Qui est Amarjeet Jatana, président de l’entreprise Canadian National Growers?

Homme indien en entrevue.

Amarjeet Jatana fait des affaires dans les Maritimes depuis 2014.

Photo : Radio-Canada / CBC

Prenez note que cet article publié en 2020 pourrait contenir des informations qui ne sont plus à jour.

L'homme d'affaires intéressé par l'achat de l'Institut de Memramcook n’a pas une bonne cote auprès de certains membres de la communauté agroalimentaire des Maritimes. Louangé par les politiciens, Amarjeet Jatana est dénoncé par des entrepreneurs qui ont maille à partir avec lui.

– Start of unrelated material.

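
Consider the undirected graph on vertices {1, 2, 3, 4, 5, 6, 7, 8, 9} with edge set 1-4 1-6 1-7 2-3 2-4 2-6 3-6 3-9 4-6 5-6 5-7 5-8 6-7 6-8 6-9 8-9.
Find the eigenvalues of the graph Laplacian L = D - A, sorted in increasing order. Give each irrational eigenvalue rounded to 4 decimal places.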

Transactions d'affaires difficiles, factures qui tardent à être payées, démêlés avec la justice en Inde, poursuites civiles au Canada, il laisse sur son passage une série de gens déçus et inquiets.

Homme avec casquette qui tient un arbre.

Amarjeet Jatana en 2014.

Photo : Radio-Canada / CBC

Radio-Canada a appris que son entreprise Canadian National Growers (CNG) souhaite se porter acquéreuse de l’Institut de Memramcook pour y installer une école d’agriculture. L’édifice, propriété de province, est sans locataire et se cherche une vocation.

Le chef progressiste conservateur du Nouveau-Brunswick, Blaine Higgs, le 2 septembre 2020.

Le premier ministre du Nouveau-Brunswick, Blaine Higgs.

Photo : Radio-Canada

Dans une entrevue avec Radio-Canada Acadie durant la campagne électorale, Blaine Higgs voyait d'un bon œil la prise de possession de l'Institut de Memramcook par le secteur privé. Une suite de gouvernements ont trouvé des solutions à court terme. Je vais travailler à long terme. Trouvons une solution à long terme sur la communauté et l’édifice.

M. Higgs se dit prêt à regarder toutes les options, sans préciser laquelle il préfère.

CNG semble tout de même en avance, selon ce qu’il a été possible d’apprendre. Mais qui est cette entreprise?

Rangées de pommiers sur un terrain. Des formes en V inversés en métal sont près des pommiers.

Une partie des pommiers plantés de CNG à Sainte-Anne-de-Kent, près de Bouctouche.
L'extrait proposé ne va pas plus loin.